Endowed in perpetuity by the Glenna Luschei Fund for Excellence



By Mikael de Lara Co

I live in a country without vineyards. 
We nail crosses to the trunks of coconut trees
as we wait for the sap to ferment. At night 
the bats swoop down from their canopies 
as the many words for fear rest heavy 
on our tongues. Mangoes dangle from trees 
like tusks and one summer
out of every century a vast predatory cloak
of locusts covers the rice fields. Understand:
we are easily scared in my country,
and when strangers arrive, our villages
echo with the sound of a thousand slippers 
slapping on dirt-roads.
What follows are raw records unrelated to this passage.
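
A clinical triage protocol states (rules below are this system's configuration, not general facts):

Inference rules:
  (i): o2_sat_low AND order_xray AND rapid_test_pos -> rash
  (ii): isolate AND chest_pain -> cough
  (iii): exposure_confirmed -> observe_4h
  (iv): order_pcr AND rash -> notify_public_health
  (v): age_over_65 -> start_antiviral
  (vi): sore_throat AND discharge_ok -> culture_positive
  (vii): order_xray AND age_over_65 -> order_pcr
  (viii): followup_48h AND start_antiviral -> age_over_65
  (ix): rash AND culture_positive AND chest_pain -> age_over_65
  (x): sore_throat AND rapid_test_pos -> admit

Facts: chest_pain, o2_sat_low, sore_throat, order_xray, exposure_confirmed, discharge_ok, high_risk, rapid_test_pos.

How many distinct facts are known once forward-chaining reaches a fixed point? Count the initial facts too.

Round 1: (i) [o2_sat_low AND order_xray AND rapid_test_pos -> rash]; (iii) [exposure_confirmed -> observe_4h]; (vi) [sore_throat AND discharge_ok -> culture_positive]; (x) [sore_throat AND rapid_test_pos -> admit]. Adds rash, observe_4h, culture_positive, admit.
Round 2: (ix) [rash AND culture_positive AND chest_pain -> age_over_65]. Adds age_over_65.
Round 3: (v) [age_over_65 -> start_antiviral]; (vii) [order_xray AND age_over_65 -> order_pcr]. Adds start_antiviral, order_pcr.
Round 4: (iv) [order_pcr AND rash -> notify_public_health]. Adds notify_public_health.
Closure: {admit, age_over_65, chest_pain, culture_positive, discharge_ok, exposure_confirmed, high_risk, notify_public_health, o2_sat_low, observe_4h, order_pcr, order_xray, rapid_test_pos, rash, sore_throat, start_antiviral} — 16 facts.

16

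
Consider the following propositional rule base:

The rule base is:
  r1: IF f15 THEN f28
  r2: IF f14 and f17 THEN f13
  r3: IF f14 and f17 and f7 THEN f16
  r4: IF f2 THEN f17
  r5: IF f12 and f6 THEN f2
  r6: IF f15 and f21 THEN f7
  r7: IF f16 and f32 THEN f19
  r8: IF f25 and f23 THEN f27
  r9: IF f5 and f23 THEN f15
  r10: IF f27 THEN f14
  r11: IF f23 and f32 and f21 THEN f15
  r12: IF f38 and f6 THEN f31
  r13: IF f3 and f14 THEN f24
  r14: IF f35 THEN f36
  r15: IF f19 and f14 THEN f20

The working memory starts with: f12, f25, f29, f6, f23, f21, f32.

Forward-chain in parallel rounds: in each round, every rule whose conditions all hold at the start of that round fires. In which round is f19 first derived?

Round 1: r5 [IF f12 and f6 THEN f2]; r8 [IF f25 and f23 THEN f27]; r11 [IF f23 and f32 and f21 THEN f15]. New: f2, f27, f15.
Round 2: r1 [IF f15 THEN f28]; r4 [IF f2 THEN f17]; r6 [IF f15 and f21 THEN f7]; r10 [IF f27 THEN f14]. New: f28, f17, f7, f14.
Round 3: r2 [IF f14 and f17 THEN f13]; r3 [IF f14 and f17 and f7 THEN f16]. New: f13, f16.
Round 4: r7 [IF f16 and f32 THEN f19]. New: f19.
f19 first appears in round 4.

4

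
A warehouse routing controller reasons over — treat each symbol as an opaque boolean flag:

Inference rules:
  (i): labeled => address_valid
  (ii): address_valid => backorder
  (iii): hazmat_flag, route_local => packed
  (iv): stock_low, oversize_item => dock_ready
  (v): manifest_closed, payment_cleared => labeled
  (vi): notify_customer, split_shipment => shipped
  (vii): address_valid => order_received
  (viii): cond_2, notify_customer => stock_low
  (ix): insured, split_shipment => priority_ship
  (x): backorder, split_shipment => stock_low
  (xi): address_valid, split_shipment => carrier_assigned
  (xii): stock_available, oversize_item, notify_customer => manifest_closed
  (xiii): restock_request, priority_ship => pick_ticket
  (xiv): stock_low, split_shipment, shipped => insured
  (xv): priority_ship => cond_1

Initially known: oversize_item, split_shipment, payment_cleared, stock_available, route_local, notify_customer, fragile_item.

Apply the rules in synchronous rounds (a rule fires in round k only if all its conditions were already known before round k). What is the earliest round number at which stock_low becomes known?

5

Round 1: (vi) [notify_customer, split_shipment => shipped]; (xii) [stock_available, oversize_item, notify_customer => manifest_closed]. New: shipped, manifest_closed.
Round 2: (v) [manifest_closed, payment_cleared => labeled]. New: labeled.
Round 3: (i) [labeled => address_valid]. New: address_valid.
Round 4: (ii) [address_valid => backorder]; (vii) [address_valid => order_received]; (xi) [address_valid, split_shipment => carrier_assigned]. New: backorder, order_received, carrier_assigned.
Round 5: (x) [backorder, split_shipment => stock_low]. New: stock_low.
stock_low first appears in round 5.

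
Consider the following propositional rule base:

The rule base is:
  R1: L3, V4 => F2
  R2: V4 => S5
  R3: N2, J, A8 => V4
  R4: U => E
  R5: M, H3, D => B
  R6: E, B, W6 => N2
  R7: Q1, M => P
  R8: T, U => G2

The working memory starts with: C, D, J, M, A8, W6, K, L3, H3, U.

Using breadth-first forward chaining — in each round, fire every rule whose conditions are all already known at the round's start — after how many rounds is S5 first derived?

Round 1 — R4, R5, derive E, B.
Round 2 — R6, derive N2.
Round 3 — R3, derive V4.
Round 4 — R1, R2, derive F2, S5.
S5 first appears in round 4.

4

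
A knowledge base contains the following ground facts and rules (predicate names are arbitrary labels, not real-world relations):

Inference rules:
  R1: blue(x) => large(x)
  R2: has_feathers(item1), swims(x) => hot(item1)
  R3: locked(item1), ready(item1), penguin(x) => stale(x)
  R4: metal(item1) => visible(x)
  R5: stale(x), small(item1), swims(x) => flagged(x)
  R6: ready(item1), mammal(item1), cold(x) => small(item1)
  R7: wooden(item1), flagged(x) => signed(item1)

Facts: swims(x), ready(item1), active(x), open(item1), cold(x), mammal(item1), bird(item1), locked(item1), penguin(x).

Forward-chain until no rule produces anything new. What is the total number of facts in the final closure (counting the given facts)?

12

[1] R3 [locked(item1), ready(item1), penguin(x) => stale(x)]; R6 [ready(item1), mammal(item1), cold(x) => small(item1)]. ⇒ new: stale(x), small(item1).
[2] R5 [stale(x), small(item1), swims(x) => flagged(x)]. ⇒ new: flagged(x).
Closure: {active(x), bird(item1), cold(x), flagged(x), locked(item1), mammal(item1), open(item1), penguin(x), ready(item1), small(item1), stale(x), swims(x)} — 12 facts.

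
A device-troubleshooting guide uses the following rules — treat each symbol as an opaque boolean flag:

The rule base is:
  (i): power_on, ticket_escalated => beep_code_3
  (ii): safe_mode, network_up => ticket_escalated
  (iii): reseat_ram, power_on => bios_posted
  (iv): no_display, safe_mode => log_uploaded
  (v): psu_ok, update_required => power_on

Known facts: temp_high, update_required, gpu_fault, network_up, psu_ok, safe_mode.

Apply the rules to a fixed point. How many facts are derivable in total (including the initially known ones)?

Round 1 — (ii), (v), derive ticket_escalated, power_on.
Round 2 — (i), derive beep_code_3.
Closure: {beep_code_3, gpu_fault, network_up, power_on, psu_ok, safe_mode, temp_high, ticket_escalated, update_required} — 9 facts.

9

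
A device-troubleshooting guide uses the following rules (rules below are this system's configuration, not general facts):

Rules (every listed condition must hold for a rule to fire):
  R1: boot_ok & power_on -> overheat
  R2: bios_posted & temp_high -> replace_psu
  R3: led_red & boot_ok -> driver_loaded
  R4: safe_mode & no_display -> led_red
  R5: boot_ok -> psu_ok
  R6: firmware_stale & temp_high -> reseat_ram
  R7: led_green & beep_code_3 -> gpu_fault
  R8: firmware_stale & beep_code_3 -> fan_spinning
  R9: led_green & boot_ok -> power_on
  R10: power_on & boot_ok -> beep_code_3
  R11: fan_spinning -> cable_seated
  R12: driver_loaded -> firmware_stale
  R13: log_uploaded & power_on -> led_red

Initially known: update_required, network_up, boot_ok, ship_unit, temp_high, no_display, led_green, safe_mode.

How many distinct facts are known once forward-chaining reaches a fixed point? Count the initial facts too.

Round 1 — R4, R5, R9, derive led_red, psu_ok, power_on.
Round 2 — R1, R3, R10, derive overheat, driver_loaded, beep_code_3.
Round 3 — R7, R12, derive gpu_fault, firmware_stale.
Round 4 — R6, R8, derive reseat_ram, fan_spinning.
Round 5 — R11, derive cable_seated.
Closure: {beep_code_3, boot_ok, cable_seated, driver_loaded, fan_spinning, firmware_stale, gpu_fault, led_green, led_red, network_up, no_display, overheat, power_on, psu_ok, reseat_ram, safe_mode, ship_unit, temp_high, update_required} — 19 facts.

19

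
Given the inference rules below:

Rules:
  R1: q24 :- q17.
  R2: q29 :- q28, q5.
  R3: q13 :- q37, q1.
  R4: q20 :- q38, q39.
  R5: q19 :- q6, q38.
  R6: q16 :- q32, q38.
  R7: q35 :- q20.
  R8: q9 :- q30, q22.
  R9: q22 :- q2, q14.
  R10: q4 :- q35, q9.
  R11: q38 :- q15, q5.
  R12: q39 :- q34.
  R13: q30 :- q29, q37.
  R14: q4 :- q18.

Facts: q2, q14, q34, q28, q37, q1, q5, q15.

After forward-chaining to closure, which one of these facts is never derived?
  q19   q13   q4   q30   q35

Round 1: R2 [q29 :- q28, q5.]; R3 [q13 :- q37, q1.]; R9 [q22 :- q2, q14.]; R11 [q38 :- q15, q5.]; R12 [q39 :- q34.]. New: q29, q13, q22, q38, q39.
Round 2: R4 [q20 :- q38, q39.]; R13 [q30 :- q29, q37.]. New: q20, q30.
Round 3: R7 [q35 :- q20.]; R8 [q9 :- q30, q22.]. New: q35, q9.
Round 4: R10 [q4 :- q35, q9.]. New: q4.
Derived: q4 (round 4), q13 (round 1), q35 (round 3), q30 (round 2). q19 never appears in any round.

q19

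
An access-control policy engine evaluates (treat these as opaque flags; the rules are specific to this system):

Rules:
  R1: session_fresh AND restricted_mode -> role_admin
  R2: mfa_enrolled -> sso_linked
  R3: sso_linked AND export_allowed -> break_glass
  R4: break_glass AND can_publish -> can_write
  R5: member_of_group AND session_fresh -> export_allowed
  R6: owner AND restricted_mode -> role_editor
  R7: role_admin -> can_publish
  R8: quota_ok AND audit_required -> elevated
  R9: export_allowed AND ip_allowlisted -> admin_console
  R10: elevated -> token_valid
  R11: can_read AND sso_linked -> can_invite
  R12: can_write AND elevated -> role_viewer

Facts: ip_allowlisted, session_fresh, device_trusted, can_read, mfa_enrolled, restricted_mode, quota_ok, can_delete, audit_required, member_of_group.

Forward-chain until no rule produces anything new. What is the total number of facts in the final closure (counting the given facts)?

[1] R1 [session_fresh AND restricted_mode -> role_admin]; R2 [mfa_enrolled -> sso_linked]; R5 [member_of_group AND session_fresh -> export_allowed]; R8 [quota_ok AND audit_required -> elevated]. ⇒ new: role_admin, sso_linked, export_allowed, elevated.
[2] R3 [sso_linked AND export_allowed -> break_glass]; R7 [role_admin -> can_publish]; R9 [export_allowed AND ip_allowlisted -> admin_console]; R10 [elevated -> token_valid]; R11 [can_read AND sso_linked -> can_invite]. ⇒ new: break_glass, can_publish, admin_console, token_valid, can_invite.
[3] R4 [break_glass AND can_publish -> can_write]. ⇒ new: can_write.
[4] R12 [can_write AND elevated -> role_viewer]. ⇒ new: role_viewer.
Closure: {admin_console, audit_required, break_glass, can_delete, can_invite, can_publish, can_read, can_write, device_trusted, elevated, export_allowed, ip_allowlisted, member_of_group, mfa_enrolled, quota_ok, restricted_mode, role_admin, role_viewer, session_fresh, sso_linked, token_valid} — 21 facts.

21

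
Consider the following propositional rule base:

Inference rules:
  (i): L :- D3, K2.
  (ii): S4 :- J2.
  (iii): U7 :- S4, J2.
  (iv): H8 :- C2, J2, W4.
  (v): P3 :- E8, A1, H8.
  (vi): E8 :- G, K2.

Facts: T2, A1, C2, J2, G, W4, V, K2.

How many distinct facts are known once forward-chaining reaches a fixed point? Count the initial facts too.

Round 1: (ii) [S4 :- J2.]; (iv) [H8 :- C2, J2, W4.]; (vi) [E8 :- G, K2.]. New: S4, H8, E8.
Round 2: (iii) [U7 :- S4, J2.]; (v) [P3 :- E8, A1, H8.]. New: U7, P3.
Closure: {A1, C2, E8, G, H8, J2, K2, P3, S4, T2, U7, V, W4} — 13 facts.

13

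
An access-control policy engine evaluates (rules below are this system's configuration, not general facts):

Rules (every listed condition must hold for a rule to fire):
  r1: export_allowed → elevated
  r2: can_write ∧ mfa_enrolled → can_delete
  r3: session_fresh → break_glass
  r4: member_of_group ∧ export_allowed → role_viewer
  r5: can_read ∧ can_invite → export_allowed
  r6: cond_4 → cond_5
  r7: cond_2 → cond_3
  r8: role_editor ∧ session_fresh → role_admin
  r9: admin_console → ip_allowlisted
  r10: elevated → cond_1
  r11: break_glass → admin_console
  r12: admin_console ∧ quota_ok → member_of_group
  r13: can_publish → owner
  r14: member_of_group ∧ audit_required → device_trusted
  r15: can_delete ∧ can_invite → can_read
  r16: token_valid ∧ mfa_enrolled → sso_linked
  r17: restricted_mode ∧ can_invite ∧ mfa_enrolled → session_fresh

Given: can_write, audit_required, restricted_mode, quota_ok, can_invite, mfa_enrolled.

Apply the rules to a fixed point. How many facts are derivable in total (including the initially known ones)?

18

Round 1: r2 [can_write ∧ mfa_enrolled → can_delete]; r17 [restricted_mode ∧ can_invite ∧ mfa_enrolled → session_fresh]. Adds can_delete, session_fresh.
Round 2: r3 [session_fresh → break_glass]; r15 [can_delete ∧ can_invite → can_read]. Adds break_glass, can_read.
Round 3: r5 [can_read ∧ can_invite → export_allowed]; r11 [break_glass → admin_console]. Adds export_allowed, admin_console.
Round 4: r1 [export_allowed → elevated]; r9 [admin_console → ip_allowlisted]; r12 [admin_console ∧ quota_ok → member_of_group]. Adds elevated, ip_allowlisted, member_of_group.
Round 5: r4 [member_of_group ∧ export_allowed → role_viewer]; r10 [elevated → cond_1]; r14 [member_of_group ∧ audit_required → device_trusted]. Adds role_viewer, cond_1, device_trusted.
Closure: {admin_console, audit_required, break_glass, can_delete, can_invite, can_read, can_write, cond_1, device_trusted, elevated, export_allowed, ip_allowlisted, member_of_group, mfa_enrolled, quota_ok, restricted_mode, role_viewer, session_fresh} — 18 facts.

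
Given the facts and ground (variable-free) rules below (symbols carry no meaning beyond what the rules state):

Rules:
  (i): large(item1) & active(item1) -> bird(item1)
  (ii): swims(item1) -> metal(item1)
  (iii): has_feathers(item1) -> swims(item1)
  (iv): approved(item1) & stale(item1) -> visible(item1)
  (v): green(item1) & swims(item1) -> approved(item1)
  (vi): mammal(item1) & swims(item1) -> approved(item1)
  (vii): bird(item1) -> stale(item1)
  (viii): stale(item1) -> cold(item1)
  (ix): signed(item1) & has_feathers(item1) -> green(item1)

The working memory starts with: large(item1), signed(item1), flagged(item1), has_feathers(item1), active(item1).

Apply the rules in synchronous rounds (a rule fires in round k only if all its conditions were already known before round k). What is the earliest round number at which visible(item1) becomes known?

[1] (i) [large(item1) & active(item1) -> bird(item1)]; (iii) [has_feathers(item1) -> swims(item1)]; (ix) [signed(item1) & has_feathers(item1) -> green(item1)]. ⇒ new: bird(item1), swims(item1), green(item1).
[2] (ii) [swims(item1) -> metal(item1)]; (v) [green(item1) & swims(item1) -> approved(item1)]; (vii) [bird(item1) -> stale(item1)]. ⇒ new: metal(item1), approved(item1), stale(item1).
[3] (iv) [approved(item1) & stale(item1) -> visible(item1)]; (viii) [stale(item1) -> cold(item1)]. ⇒ new: visible(item1), cold(item1).
visible(item1) first appears in round 3.

3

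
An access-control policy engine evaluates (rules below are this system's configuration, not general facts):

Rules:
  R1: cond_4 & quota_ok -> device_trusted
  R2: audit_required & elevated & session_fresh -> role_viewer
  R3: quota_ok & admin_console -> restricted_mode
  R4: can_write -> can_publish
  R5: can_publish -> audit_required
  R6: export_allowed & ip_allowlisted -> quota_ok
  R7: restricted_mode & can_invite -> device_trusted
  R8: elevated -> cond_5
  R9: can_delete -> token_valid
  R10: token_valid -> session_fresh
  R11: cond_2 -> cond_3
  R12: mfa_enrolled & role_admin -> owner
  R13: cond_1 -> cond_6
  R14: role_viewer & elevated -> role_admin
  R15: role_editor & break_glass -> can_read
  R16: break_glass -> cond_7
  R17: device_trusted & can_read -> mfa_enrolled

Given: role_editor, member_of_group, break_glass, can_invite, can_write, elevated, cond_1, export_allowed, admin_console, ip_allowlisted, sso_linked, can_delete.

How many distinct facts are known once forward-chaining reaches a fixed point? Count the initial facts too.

Round 1 fires R4, R6, R8, R9, R13, R15, R16, giving can_publish, quota_ok, cond_5, token_valid, cond_6, can_read, cond_7.
Round 2 fires R3, R5, R10, giving restricted_mode, audit_required, session_fresh.
Round 3 fires R2, R7, giving role_viewer, device_trusted.
Round 4 fires R14, R17, giving role_admin, mfa_enrolled.
Round 5 fires R12, giving owner.
Closure: {admin_console, audit_required, break_glass, can_delete, can_invite, can_publish, can_read, can_write, cond_1, cond_5, cond_6, cond_7, device_trusted, elevated, export_allowed, ip_allowlisted, member_of_group, mfa_enrolled, owner, quota_ok, restricted_mode, role_admin, role_editor, role_viewer, session_fresh, sso_linked, token_valid} — 27 facts.

27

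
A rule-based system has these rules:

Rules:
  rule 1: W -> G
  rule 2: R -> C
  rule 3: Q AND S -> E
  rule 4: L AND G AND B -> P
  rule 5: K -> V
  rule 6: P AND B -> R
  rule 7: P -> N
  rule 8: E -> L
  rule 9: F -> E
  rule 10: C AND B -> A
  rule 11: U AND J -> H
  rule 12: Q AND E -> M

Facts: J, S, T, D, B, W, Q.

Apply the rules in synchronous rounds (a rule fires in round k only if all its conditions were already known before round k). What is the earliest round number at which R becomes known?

4

Round 1 fires rule 1, rule 3, giving G, E.
Round 2 fires rule 8, rule 12, giving L, M.
Round 3 fires rule 4, giving P.
Round 4 fires rule 6, rule 7, giving R, N.
R first appears in round 4.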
I live in a country 
where a prayer hides beneath every curse, 
and when one cannot find a word 
for what one feels, one sighs 
and lets the wind ache instead.
Sometimes we are reminded 
of our embittered gods, but only
as history, more memory than faith,
and when they rap at our windows
or peer from inside their bamboo thickets,
we see only shadows and think of ghosts.
I live in a country without angels
or snow, without a word for guilt,
and we are happy inside our churches
until the rains come and the rivers swell
and again we are reminded that, once, 
a goddess watered our country
with milk from her breasts and the lands 
filled with trees like so many green,
upturned hands.


Mikael de Lara Co

Mikael de Lara Co has received numerous awards for his poetry, among them the Palanca Memorial Grand Prizes for poetry in English and Filipino, the Maningning Miclat Grand Prize twice, and the Philippine Free Press Award for poetry. He currently works for the Presidential Communications Development and Strategic Planning Office.